PARIS (Reuters) – Jailed Iranian film directors Jafar Panahi and Mohammad Rasoulof will be honored at the Cannes film festival this year, organizers said on Sunday.
Rasoulof’s “Good Bye” — the story of a young Tehran lawyer trying to get a visa to leave Iran, and “This is not a film” — Panahi’s depiction of a day in his life as he waits for the verdict of a court appeal, will be shown at the festival, they said.
The film festival, which opens on May 11, will also see Pahani awarded the Carrosse d’Or (Golden Coach) prize by the SRF society of directors, a tribute to the “innovative qualities, courage and independent-mindedness” of his work, the SRF said.

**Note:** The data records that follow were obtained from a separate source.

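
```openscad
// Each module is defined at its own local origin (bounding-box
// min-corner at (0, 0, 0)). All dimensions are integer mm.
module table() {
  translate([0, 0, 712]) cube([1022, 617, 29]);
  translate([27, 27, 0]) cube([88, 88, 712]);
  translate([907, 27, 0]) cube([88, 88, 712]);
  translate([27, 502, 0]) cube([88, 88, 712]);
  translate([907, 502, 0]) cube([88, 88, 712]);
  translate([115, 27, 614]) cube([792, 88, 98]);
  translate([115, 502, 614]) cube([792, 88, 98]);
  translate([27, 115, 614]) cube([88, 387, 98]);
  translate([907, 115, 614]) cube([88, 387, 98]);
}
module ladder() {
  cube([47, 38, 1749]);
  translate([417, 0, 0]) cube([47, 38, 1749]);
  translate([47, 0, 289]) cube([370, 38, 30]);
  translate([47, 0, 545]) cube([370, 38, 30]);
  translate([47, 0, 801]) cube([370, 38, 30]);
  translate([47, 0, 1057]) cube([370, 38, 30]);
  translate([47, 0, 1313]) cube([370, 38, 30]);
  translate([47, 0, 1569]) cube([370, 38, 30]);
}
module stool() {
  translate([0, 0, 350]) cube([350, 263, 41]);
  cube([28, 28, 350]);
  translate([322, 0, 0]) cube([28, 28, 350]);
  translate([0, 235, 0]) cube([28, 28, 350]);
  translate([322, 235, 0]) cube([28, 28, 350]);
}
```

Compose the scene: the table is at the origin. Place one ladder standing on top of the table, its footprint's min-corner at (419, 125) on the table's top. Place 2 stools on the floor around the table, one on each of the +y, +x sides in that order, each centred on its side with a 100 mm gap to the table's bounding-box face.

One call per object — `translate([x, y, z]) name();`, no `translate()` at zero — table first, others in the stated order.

table();
translate([419, 125, 741]) ladder();
translate([336, 717, 0]) stool();
translate([1122, 177, 0]) stool();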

Panahi, winner of many international awards and a supporter of Iranian opposition leader Mirhossein Mousavi in the 2009 disputed presidential vote, was sentenced in December to six years in prison and banned from making films or traveling abroad for 20 years. Rasoulof received a similar sentence.
“That they send them (the films) to Cannes, at the same time, the same year, when they face the same fate, is an act of courage along with an incredible artistic message,” festival organizers Gilles Jacob and Thierry Fremaux said in a statement.
Iranian authorities regularly accuse Western governments and media of conducting propaganda against the Islamic Republic.